It has been a good year on the lecture circuit for those arguing the superiority of China’s economic model. In the spring, when a debt crisis seemed poised to engulf all of Europe and threaten economies across the Atlantic, discussion in China was of a different tone entirely: Would the economy grow at more or less than 10%?
There were worries on the fringes about what would happen if export markets collapsed, but it almost seemed unfair to let such hypothetical concerns spoil the party. Throughout, Beijing was quietly smug, relishing its chance at the G20 meeting in Toronto to show off its economic prowess.
However, just as Western economies shouldn’t be counted out just yet, it would be unwise to place blind faith in Beijing’s ability to ensure strong, stable growth, rain or shine. Certainly within China, a greater sense of realism appears to be seeping in. While discussion of China’s need to tighten continues, guesses as to when the central bank might raise interest rates have been steadily pushed back.
Beijing has repeatedly said that it hopes to maintain "moderately loose" fiscal and monetary policy and will seek greater flexibility, but not overall tightening. These are not the words of a country confident in the resilience of its economic recovery. Neither is the NDRC’s announcement of steep fines for companies and individuals found to be hoarding commodities or circulating "misleading or false information" about price hikes.
At the same time, officials have been resorting to familiar habits to keep a lid on inflation. In May, the NDRC called on regulators to stabilize food prices and fight price manipulation, and in late June, it froze coal prices. Both measures were repeats of ill-fated attempts in 2008 to control inflation: Food price controls led to industry cost-cutting and have been implicated in the melamine-tainted dairy scandal, while coal price freezes led to widespread shortages as mining firms sold their product overseas for larger profits.
Given this lackluster history, it is unlikely that Beijing would resort to such tactics again if it did not feel they were necessary. That is has, and clearly does, is a worrying indication of what the central government anticipates over the next several months – particularly given that consumer inflation is already moderate (2.9% in June) and is forecast by most economists to fall further. Officials clearly believe that expectations of higher prices could still lead to destabilizing levels of inflation.
What Beijing is newly worried about is not merely high inflation, but high inflation, high unemployment and slowing growth.
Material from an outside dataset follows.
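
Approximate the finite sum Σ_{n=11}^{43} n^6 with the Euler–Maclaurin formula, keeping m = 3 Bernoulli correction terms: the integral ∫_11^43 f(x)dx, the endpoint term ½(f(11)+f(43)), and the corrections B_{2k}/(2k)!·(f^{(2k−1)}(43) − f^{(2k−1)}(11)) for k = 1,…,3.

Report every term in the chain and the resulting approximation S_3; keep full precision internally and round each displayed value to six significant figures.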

Such a situation would put Beijing in a bind: Lower fiscal spending and tighter monetary policy to fight inflation would lead to further slowing and higher unemployment, but encouraging growth by maintaining existing policies could ultimately lead to inflation at levels far above the government’s comfort zone.
An early prediction of trouble came in a June warning from China International Capital Corp that unemployment could boom next year as stimulus-related projects wrap up. Many low-end jobs will evaporate even as more specialized workers demand pay rises, squeezing corporate margins and potentially feeding into higher inflation.
The central government has the option, as always, of keeping existing policies in place, and even of launching a second stimulus program. It is encouraging that officials don’t seem to be seriously considering this temptation.
A new multi-billion dollar fiscal influx and another surge of bank lending would certainly push up short-term growth numbers and make for great headlines. However, it would do so at too great a cost. There is already real concern over the fate of the US$1.4 trillion in new bank loans issued last year, not to mention the anticipated US$1 trillion in new issues for full-year 2010.
Stimulus was always going to have a distorting effect, and it was always meant as a short-term fix. To drag it out would simply be to paper over – and exacerbate – real economic problems. At the end of the day, Beijing is as subject to market forces as everyone else; it should save the triumphalism for when it has truly triumphed.